We started with CAISO. California was the natural first target because the duck curve makes forecasting interesting — solar generation creates a midday trough and a steep evening ramp that trips up simple models. Once CAISO was working, we expanded to ERCOT, then PJM, and eventually all seven major U.S. ISOs. Here is what we learned running the same architecture across very different grids.
Each grid has a distinct personality. CAISO is solar-heavy, with net load patterns that look nothing like gross load. The duck curve means you are really forecasting two things: total demand and the solar generation that offsets it. ERCOT is electrically isolated from the rest of the continent, which makes it volatile — there is no interconnection cushion when things go wrong. PJM is the largest grid by load, spanning 13 states with a mix of industrial, commercial, and residential demand. MISO stretches across climate zones from the Gulf Coast to the Canadian border. NYISO has the densest urban load center in the country (New York City), where a hot day means millions of window AC units turning on within the same hour. ISO-NE is heating-driven in winter, with natural gas constraints that create price spikes when everyone needs both gas for heating and gas for power generation. SPP is wind-heavy, and wind variability makes the net load signal noisy.

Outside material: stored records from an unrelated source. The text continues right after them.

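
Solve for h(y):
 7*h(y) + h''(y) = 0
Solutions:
 h(y) = C1*sin(sqrt(7)*y) + C2*cos(sqrt(7)*y)


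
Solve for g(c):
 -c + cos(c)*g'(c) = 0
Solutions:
 g(c) = C1 + Integral(c/cos(c), c)


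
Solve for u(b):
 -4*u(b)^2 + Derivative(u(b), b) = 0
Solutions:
 u(b) = -1/(C1 + 4*b)


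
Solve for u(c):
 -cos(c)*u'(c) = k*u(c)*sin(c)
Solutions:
 u(c) = C1*exp(k*log(cos(c)))


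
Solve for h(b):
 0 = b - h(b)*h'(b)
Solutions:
 h(b) = -sqrt(C1 + b^2)
 h(b) = sqrt(C1 + b^2)


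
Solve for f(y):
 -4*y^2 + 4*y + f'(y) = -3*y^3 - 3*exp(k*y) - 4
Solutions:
 f(y) = C1 - 3*y^4/4 + 4*y^3/3 - 2*y^2 - 4*y - 3*exp(k*y)/k


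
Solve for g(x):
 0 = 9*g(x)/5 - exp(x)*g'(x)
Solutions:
 g(x) = C1*exp(-9*exp(-x)/5)


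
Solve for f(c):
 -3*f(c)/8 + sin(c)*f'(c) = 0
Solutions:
 f(c) = C1*(cos(c) - 1)^(3/16)/(cos(c) + 1)^(3/16)


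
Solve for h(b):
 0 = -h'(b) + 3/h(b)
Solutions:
 h(b) = -sqrt(C1 + 6*b)
 h(b) = sqrt(C1 + 6*b)


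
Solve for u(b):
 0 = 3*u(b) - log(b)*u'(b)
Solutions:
 u(b) = C1*exp(3*li(b))


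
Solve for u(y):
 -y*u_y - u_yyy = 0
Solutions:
 u(y) = C1 + Integral(C2*airyai(-y) + C3*airybi(-y), y)


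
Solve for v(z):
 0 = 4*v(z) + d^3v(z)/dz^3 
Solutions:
 v(z) = C3*exp(-2^(2/3)*z) + (C1*sin(2^(2/3)*sqrt(3)*z/2) + C2*cos(2^(2/3)*sqrt(3)*z/2))*exp(2^(2/3)*z/2)


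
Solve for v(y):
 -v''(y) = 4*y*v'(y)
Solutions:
 v(y) = C1 + C2*erf(sqrt(2)*y)


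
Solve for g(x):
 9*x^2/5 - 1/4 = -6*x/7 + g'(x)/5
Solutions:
 g(x) = C1 + 3*x^3 + 15*x^2/7 - 5*x/4


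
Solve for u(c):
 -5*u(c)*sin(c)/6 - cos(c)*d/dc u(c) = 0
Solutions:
 u(c) = C1*cos(c)^(5/6)


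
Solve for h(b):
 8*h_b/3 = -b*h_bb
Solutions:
 h(b) = C1 + C2/b^(5/3)


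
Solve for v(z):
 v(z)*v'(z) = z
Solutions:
 v(z) = -sqrt(C1 + z^2)
 v(z) = sqrt(C1 + z^2)


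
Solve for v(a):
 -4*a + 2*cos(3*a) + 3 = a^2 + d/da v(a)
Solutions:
 v(a) = C1 - a^3/3 - 2*a^2 + 3*a + 2*sin(3*a)/3


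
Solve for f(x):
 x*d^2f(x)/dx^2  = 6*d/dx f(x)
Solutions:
 f(x) = C1 + C2*x^7


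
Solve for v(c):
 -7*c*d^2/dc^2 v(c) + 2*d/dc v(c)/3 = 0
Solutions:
 v(c) = C1 + C2*c^(23/21)


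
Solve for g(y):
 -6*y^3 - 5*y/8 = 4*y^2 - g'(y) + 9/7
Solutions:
 g(y) = C1 + 3*y^4/2 + 4*y^3/3 + 5*y^2/16 + 9*y/7


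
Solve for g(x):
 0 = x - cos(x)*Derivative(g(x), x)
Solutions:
 g(x) = C1 + Integral(x/cos(x), x)


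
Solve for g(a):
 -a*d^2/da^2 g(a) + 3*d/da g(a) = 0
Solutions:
 g(a) = C1 + C2*a^4


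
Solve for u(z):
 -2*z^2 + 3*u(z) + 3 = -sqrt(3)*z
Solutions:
 u(z) = 2*z^2/3 - sqrt(3)*z/3 - 1


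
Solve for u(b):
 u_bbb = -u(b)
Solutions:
 u(b) = C3*exp(-b) + (C1*sin(sqrt(3)*b/2) + C2*cos(sqrt(3)*b/2))*exp(b/2)


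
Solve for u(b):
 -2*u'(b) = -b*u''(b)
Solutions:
 u(b) = C1 + C2*b^3


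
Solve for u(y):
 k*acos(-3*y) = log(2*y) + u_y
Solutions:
 u(y) = C1 + k*(y*acos(-3*y) + sqrt(1 - 9*y^2)/3) - y*log(y) - y*log(2) + y


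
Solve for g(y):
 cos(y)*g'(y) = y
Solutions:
 g(y) = C1 + Integral(y/cos(y), y)


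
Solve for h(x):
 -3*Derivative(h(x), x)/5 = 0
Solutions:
 h(x) = C1


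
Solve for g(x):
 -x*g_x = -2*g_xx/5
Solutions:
 g(x) = C1 + C2*erfi(sqrt(5)*x/2)


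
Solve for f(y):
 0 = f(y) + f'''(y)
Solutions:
 f(y) = C3*exp(-y) + (C1*sin(sqrt(3)*y/2) + C2*cos(sqrt(3)*y/2))*exp(y/2)


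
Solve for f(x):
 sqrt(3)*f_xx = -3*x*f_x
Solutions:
 f(x) = C1 + C2*erf(sqrt(2)*3^(1/4)*x/2)


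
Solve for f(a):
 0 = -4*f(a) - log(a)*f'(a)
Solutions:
 f(a) = C1*exp(-4*li(a))


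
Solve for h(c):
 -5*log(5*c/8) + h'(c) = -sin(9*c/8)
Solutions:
 h(c) = C1 + 5*c*log(c) - 15*c*log(2) - 5*c + 5*c*log(5) + 8*cos(9*c/8)/9


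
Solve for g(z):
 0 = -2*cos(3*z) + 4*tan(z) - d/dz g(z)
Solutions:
 g(z) = C1 - 4*log(cos(z)) - 2*sin(3*z)/3


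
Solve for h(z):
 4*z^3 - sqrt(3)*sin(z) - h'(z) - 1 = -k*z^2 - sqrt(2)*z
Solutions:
 h(z) = C1 + k*z^3/3 + z^4 + sqrt(2)*z^2/2 - z + sqrt(3)*cos(z)


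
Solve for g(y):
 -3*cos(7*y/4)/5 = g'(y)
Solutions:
 g(y) = C1 - 12*sin(7*y/4)/35


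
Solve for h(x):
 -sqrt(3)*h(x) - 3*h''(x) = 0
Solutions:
 h(x) = C1*sin(3^(3/4)*x/3) + C2*cos(3^(3/4)*x/3)


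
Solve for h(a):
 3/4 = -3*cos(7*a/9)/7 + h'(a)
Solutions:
 h(a) = C1 + 3*a/4 + 27*sin(7*a/9)/49


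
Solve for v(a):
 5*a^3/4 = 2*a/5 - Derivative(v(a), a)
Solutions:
 v(a) = C1 - 5*a^4/16 + a^2/5


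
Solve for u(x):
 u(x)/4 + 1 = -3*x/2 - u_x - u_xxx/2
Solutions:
 u(x) = C1*exp(-6^(1/3)*x*(-(9 + sqrt(465))^(1/3) + 4*6^(1/3)/(9 + sqrt(465))^(1/3))/12)*sin(2^(1/3)*3^(1/6)*x*(2^(1/3)/(9 + sqrt(465))^(1/3) + 3^(2/3)*(9 + sqrt(465))^(1/3)/12)) + C2*exp(-6^(1/3)*x*(-(9 + sqrt(465))^(1/3) + 4*6^(1/3)/(9 + sqrt(465))^(1/3))/12)*cos(2^(1/3)*3^(1/6)*x*(2^(1/3)/(9 + sqrt(465))^(1/3) + 3^(2/3)*(9 + sqrt(465))^(1/3)/12)) + C3*exp(6^(1/3)*x*(-(9 + sqrt(465))^(1/3) + 4*6^(1/3)/(9 + sqrt(465))^(1/3))/6) - 6*x + 20


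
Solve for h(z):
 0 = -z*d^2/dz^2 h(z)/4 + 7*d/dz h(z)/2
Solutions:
 h(z) = C1 + C2*z^15


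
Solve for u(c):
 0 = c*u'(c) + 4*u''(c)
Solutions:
 u(c) = C1 + C2*erf(sqrt(2)*c/4)


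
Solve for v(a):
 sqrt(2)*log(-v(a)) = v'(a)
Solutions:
 -li(-v(a)) = C1 + sqrt(2)*a


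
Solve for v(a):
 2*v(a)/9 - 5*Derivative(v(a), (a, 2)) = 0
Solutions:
 v(a) = C1*exp(-sqrt(10)*a/15) + C2*exp(sqrt(10)*a/15)


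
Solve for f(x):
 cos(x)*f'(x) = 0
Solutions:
 f(x) = C1


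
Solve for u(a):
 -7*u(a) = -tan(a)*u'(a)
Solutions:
 u(a) = C1*sin(a)^7


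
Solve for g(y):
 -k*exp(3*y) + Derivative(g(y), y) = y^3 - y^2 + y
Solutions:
 g(y) = C1 + k*exp(3*y)/3 + y^4/4 - y^3/3 + y^2/2


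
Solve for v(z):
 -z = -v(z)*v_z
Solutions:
 v(z) = -sqrt(C1 + z^2)
 v(z) = sqrt(C1 + z^2)


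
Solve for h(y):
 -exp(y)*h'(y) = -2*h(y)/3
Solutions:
 h(y) = C1*exp(-2*exp(-y)/3)


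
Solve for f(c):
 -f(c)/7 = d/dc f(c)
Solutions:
 f(c) = C1*exp(-c/7)


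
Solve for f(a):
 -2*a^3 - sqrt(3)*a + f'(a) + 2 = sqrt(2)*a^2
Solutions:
 f(a) = C1 + a^4/2 + sqrt(2)*a^3/3 + sqrt(3)*a^2/2 - 2*a


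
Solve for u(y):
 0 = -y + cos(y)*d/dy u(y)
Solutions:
 u(y) = C1 + Integral(y/cos(y), y)


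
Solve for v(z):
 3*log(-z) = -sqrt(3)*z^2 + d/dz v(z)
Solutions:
 v(z) = C1 + sqrt(3)*z^3/3 + 3*z*log(-z) - 3*z


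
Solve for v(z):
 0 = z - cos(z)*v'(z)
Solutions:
 v(z) = C1 + Integral(z/cos(z), z)


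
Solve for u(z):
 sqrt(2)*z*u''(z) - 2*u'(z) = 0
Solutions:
 u(z) = C1 + C2*z^(1 + sqrt(2))


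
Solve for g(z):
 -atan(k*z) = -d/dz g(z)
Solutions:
 g(z) = C1 + Piecewise((z*atan(k*z) - log(k^2*z^2 + 1)/(2*k), Ne(k, 0)), (0, True))


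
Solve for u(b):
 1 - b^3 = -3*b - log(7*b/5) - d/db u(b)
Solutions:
 u(b) = C1 + b^4/4 - 3*b^2/2 - b*log(b) + b*log(5/7)


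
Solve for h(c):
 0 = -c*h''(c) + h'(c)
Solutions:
 h(c) = C1 + C2*c^2


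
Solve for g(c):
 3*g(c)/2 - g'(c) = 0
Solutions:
 g(c) = C1*exp(3*c/2)


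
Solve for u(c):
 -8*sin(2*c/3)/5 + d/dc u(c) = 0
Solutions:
 u(c) = C1 - 12*cos(2*c/3)/5


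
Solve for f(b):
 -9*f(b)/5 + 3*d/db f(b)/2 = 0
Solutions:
 f(b) = C1*exp(6*b/5)


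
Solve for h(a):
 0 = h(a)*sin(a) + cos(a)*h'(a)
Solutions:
 h(a) = C1*cos(a)


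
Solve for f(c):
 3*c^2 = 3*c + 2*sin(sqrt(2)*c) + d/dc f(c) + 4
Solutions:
 f(c) = C1 + c^3 - 3*c^2/2 - 4*c + sqrt(2)*cos(sqrt(2)*c)


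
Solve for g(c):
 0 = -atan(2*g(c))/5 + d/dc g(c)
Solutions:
 Integral(1/atan(2*_y), (_y, g(c))) = C1 + c/5


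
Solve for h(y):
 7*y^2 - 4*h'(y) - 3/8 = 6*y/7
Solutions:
 h(y) = C1 + 7*y^3/12 - 3*y^2/28 - 3*y/32


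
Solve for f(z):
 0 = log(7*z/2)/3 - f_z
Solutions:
 f(z) = C1 + z*log(z)/3 - z/3 - z*log(2)/3 + z*log(7)/3


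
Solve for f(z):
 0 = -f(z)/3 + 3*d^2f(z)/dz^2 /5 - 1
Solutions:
 f(z) = C1*exp(-sqrt(5)*z/3) + C2*exp(sqrt(5)*z/3) - 3


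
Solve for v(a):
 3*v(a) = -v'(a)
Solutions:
 v(a) = C1*exp(-3*a)


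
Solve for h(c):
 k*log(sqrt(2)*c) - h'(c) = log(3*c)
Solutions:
 h(c) = C1 + c*k*log(c) - c*k + c*k*log(2)/2 - c*log(c) - c*log(3) + c


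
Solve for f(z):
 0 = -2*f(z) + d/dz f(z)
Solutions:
 f(z) = C1*exp(2*z)


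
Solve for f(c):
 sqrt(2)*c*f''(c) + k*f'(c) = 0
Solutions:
 f(c) = C1 + c^(-sqrt(2)*re(k)/2 + 1)*(C2*sin(sqrt(2)*log(c)*Abs(im(k))/2) + C3*cos(sqrt(2)*log(c)*im(k)/2))


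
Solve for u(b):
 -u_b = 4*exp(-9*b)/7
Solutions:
 u(b) = C1 + 4*exp(-9*b)/63


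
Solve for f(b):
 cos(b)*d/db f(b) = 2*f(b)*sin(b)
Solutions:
 f(b) = C1/cos(b)^2


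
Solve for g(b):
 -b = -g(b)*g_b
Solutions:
 g(b) = -sqrt(C1 + b^2)
 g(b) = sqrt(C1 + b^2)


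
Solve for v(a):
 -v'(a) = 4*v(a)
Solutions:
 v(a) = C1*exp(-4*a)


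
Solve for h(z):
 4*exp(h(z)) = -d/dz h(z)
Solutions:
 h(z) = log(1/(C1 + 4*z))


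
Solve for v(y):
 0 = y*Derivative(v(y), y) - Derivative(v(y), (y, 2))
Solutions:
 v(y) = C1 + C2*erfi(sqrt(2)*y/2)


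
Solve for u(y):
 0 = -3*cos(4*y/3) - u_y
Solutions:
 u(y) = C1 - 9*sin(4*y/3)/4


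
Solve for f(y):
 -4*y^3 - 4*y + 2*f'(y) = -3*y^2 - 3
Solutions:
 f(y) = C1 + y^4/2 - y^3/2 + y^2 - 3*y/2


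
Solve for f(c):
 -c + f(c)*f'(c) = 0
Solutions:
 f(c) = -sqrt(C1 + c^2)
 f(c) = sqrt(C1 + c^2)


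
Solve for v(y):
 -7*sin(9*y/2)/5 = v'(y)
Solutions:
 v(y) = C1 + 14*cos(9*y/2)/45


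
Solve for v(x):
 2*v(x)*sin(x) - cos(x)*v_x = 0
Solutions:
 v(x) = C1/cos(x)^2


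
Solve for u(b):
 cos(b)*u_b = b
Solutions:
 u(b) = C1 + Integral(b/cos(b), b)


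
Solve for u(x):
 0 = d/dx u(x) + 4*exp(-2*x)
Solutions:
 u(x) = C1 + 2*exp(-2*x)


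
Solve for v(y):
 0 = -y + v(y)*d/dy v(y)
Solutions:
 v(y) = -sqrt(C1 + y^2)
 v(y) = sqrt(C1 + y^2)


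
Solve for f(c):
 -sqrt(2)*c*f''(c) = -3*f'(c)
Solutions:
 f(c) = C1 + C2*c^(1 + 3*sqrt(2)/2)


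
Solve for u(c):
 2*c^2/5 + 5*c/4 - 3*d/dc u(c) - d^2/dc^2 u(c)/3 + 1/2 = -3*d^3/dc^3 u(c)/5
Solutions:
 u(c) = C1 + C2*exp(c*(5 - sqrt(1645))/18) + C3*exp(c*(5 + sqrt(1645))/18) + 2*c^3/45 + 209*c^2/1080 + 4301*c/24300


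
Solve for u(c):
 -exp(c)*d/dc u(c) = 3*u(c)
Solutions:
 u(c) = C1*exp(3*exp(-c))


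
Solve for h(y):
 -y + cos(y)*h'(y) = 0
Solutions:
 h(y) = C1 + Integral(y/cos(y), y)


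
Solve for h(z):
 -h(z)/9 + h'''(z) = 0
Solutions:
 h(z) = C3*exp(3^(1/3)*z/3) + (C1*sin(3^(5/6)*z/6) + C2*cos(3^(5/6)*z/6))*exp(-3^(1/3)*z/6)


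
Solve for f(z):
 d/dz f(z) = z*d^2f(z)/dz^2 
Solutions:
 f(z) = C1 + C2*z^2


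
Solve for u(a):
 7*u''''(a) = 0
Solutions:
 u(a) = C1 + C2*a + C3*a^2 + C4*a^3


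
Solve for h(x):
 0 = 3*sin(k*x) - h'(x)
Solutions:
 h(x) = C1 - 3*cos(k*x)/k


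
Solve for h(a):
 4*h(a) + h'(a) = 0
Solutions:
 h(a) = C1*exp(-4*a)


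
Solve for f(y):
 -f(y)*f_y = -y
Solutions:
 f(y) = -sqrt(C1 + y^2)
 f(y) = sqrt(C1 + y^2)


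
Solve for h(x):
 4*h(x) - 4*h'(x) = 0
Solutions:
 h(x) = C1*exp(x)


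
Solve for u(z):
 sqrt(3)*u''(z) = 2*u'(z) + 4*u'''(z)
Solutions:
 u(z) = C1 + (C2*sin(sqrt(29)*z/8) + C3*cos(sqrt(29)*z/8))*exp(sqrt(3)*z/8)


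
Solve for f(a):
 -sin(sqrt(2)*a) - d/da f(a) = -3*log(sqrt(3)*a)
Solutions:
 f(a) = C1 + 3*a*log(a) - 3*a + 3*a*log(3)/2 + sqrt(2)*cos(sqrt(2)*a)/2


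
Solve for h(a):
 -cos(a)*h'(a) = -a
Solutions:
 h(a) = C1 + Integral(a/cos(a), a)


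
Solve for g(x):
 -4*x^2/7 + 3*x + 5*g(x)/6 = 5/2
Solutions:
 g(x) = 24*x^2/35 - 18*x/5 + 3


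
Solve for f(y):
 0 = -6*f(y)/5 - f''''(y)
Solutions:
 f(y) = (C1*sin(10^(3/4)*3^(1/4)*y/10) + C2*cos(10^(3/4)*3^(1/4)*y/10))*exp(-10^(3/4)*3^(1/4)*y/10) + (C3*sin(10^(3/4)*3^(1/4)*y/10) + C4*cos(10^(3/4)*3^(1/4)*y/10))*exp(10^(3/4)*3^(1/4)*y/10)


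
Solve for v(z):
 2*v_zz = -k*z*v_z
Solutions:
 v(z) = Piecewise((-sqrt(pi)*C1*erf(sqrt(k)*z/2)/sqrt(k) - C2, (k > 0) | (k < 0)), (-C1*z - C2, True))


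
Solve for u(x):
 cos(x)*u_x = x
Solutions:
 u(x) = C1 + Integral(x/cos(x), x)


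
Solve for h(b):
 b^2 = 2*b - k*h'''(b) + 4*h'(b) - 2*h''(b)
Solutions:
 h(b) = C1 + C2*exp(b*(sqrt(4*k + 1) - 1)/k) + C3*exp(-b*(sqrt(4*k + 1) + 1)/k) + b^3/12 - b^2/8 + b*k/8 - b/8


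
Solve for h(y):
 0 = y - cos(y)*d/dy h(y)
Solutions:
 h(y) = C1 + Integral(y/cos(y), y)


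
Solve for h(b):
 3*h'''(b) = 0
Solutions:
 h(b) = C1 + C2*b + C3*b^2


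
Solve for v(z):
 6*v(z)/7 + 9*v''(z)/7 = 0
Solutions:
 v(z) = C1*sin(sqrt(6)*z/3) + C2*cos(sqrt(6)*z/3)


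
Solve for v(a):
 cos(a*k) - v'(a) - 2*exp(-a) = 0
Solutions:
 v(a) = C1 + 2*exp(-a) + sin(a*k)/k


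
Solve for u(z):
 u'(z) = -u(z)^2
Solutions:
 u(z) = 1/(C1 + z)


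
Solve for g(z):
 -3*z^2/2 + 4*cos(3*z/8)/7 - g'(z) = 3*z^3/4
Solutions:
 g(z) = C1 - 3*z^4/16 - z^3/2 + 32*sin(3*z/8)/21


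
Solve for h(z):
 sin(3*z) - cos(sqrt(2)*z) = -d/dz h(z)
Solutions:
 h(z) = C1 + sqrt(2)*sin(sqrt(2)*z)/2 + cos(3*z)/3


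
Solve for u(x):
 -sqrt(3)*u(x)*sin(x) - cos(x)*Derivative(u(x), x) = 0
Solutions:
 u(x) = C1*cos(x)^(sqrt(3))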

We use one model architecture across all seven regions, but train per-region. The architecture is the same — same layer structure, same attention mechanisms, same weather covariate inputs. What changes is the training data, the hyperparameters selected during tuning, and the regional weather station mappings. This is a deliberate choice. A single architecture means one codebase to maintain, one inference pipeline, one monitoring framework. Region-specific training means the model learns that CAISO cares about solar irradiance while ISO-NE cares about heating degree hours.
The key finding: weather integration matters more in some regions than others. In MISO, the model achieves 1.48% MAPE — the lowest of any region. MISO has large, stable industrial load that creates a predictable base, and weather effects are moderated by the geographic spread. At the other end, SPP comes in at 2.82% MAPE. SPP is the hardest grid to forecast because wind generation variability directly impacts the net load signal, and wind is inherently harder to predict than temperature. The remaining regions fall in between: CAISO at 1.88%, ERCOT at 1.62%, PJM at 1.73%, NYISO at 2.14%, and ISO-NE at 2.31%.
A few patterns emerged that I did not expect. First, grid size does not predict forecastability. PJM is by far the largest grid, but it is not the easiest to forecast — MISO is, despite being smaller. The stability of the underlying load matters more than aggregation effects. Second, regions with high renewable penetration are harder across the board, not because renewables make load harder to predict, but because the net load signal (what the grid actually needs to serve from dispatchable generation) has more variance. Third, the gap between Gramm and the ISO baseline is largest in regions where the ISO is still using older methods — ERCOT showed a 68.2% MAPE reduction, while regions with more modern ISO forecasts showed 25-40% reductions.
Expanding from one grid to seven forced us to build infrastructure that is region-aware at every layer: weather data ingestion routes to the right stations, model versioning is per-region, accuracy monitoring breaks out by territory, and the API lets you query by ISO code. It would have been easier to just do CAISO. But the benchmarking paper covered all seven, so the product had to as well. You cannot publish results you are not willing to ship.